The road was selected for its socio-economic significance to both partners, as it is a route with demanding winter conditions and a large share of heavy vehicles, which covers 26% of all traffic, and the quantity of freight traffic increasing by more than 70% since 2010. The partners will be trialling several interoperable examples of C-ITS technology, including real-time data exchange of information about the weather, road surface conditions, traffic accidents, automatic scanning of the vehicle’s braking systems, and warnings of wildlife or other obstacles on the roadway.
The official opening of the E8 testbed saw the first Norwegian tests of wirelessly connected trucks in a platooning formation on public roads in the country. The demonstration included Swedish truck manufacturer Scania, which is involved in cooperative partnership with the Finnish logistics company Ahola Transport.
While Scania is developing the advanced radar and camera technology that provides the information for inter-vehicle wireless communications, Ahola will develop tools that will allow the logistics and freight transport industry to use platooning technology efficiently.
During trials on the E8 route, the trucks in the convoy will transfer real-time information to a control center that is in charge of coordinating the vehicles and their respective tasks. Platooning offers a number of advantages as air resistance is significantly lower for the trucks following the lead vehicle, which reduces fuel consumption, benefitting both the environment and the transport operator.

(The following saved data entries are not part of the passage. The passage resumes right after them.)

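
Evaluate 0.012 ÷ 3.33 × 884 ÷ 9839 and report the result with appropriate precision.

0.012 ÷ 3.33 × 884 ÷ 9839 = 0.000323771276104…
Multiplication/division keeps the fewest significant figures: 0.012 → 2 s.f., 3.33 → 3 s.f., 884 → 3 s.f., 9839 → 4 s.f.; limit is 2.
Rounded to 2 significant figures: 3.2 × 10^-4.

3.2 × 10^-4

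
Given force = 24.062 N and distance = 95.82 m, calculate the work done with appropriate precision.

2306 J

work done = 24.062 N × 95.82 m = 2305.62084 J.
24.062 has 5 significant figures; 95.82 has 4.
Division/multiplication keeps the fewest: 4 significant figures.
Rounded: 2306 J.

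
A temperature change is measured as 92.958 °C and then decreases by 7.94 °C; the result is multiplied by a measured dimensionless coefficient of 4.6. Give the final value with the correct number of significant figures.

92.958 °C − 7.94 °C = 85.018 °C; the difference is limited to 2 decimal places (4 s.f.).
Carrying full precision, 85.018 × 4.6 = 391.0828 °C; 4.6 has 2 s.f., so the result keeps min(4, 2) = 2 s.f.
Rounded to 2 significant figures: 3.9 × 10² °C.

3.9 × 10² °C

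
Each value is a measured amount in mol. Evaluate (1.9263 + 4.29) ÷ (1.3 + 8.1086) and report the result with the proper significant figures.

0.66

1.9263 + 4.29 = 6.2163, limited to 2 d.p. → 3 s.f.; 1.3 + 8.1086 = 9.4086, limited to 1 d.p. → 2 s.f.
Carrying full precision, 6.2163 ÷ 9.4086 = 0.660704036732…; keep min(3, 2) = 2 s.f.
Rounded to 2 significant figures: 0.66.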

“The technology is in continuous development. It is not unthinkable that in time, so little of the driver’s attention will be needed that the time a truck spends as vehicle number two or three in the platoon does not have to count as driving time,” noted Scania project manager, Christian Bergstrand.
“Norwegian winter roads are a perfect testing ground for us, simply because they are not as easy to drive as roads on the European continent. This requires a lot from the technology platooning is based on.”
Discussing the E8 testbed, the NPRA’s Borealis project manager, Gunn Sissel Dobakk, said, “To put it simply, we have built a 40km-long research station in asphalt. Here we are facilitating the collection of large amounts of data about traffic, weather and road surface conditions on a route that is highly exposed to rough and volatile weather.
“It is equally important to us to enable others to use the technological infrastructure and the data we are already collecting.”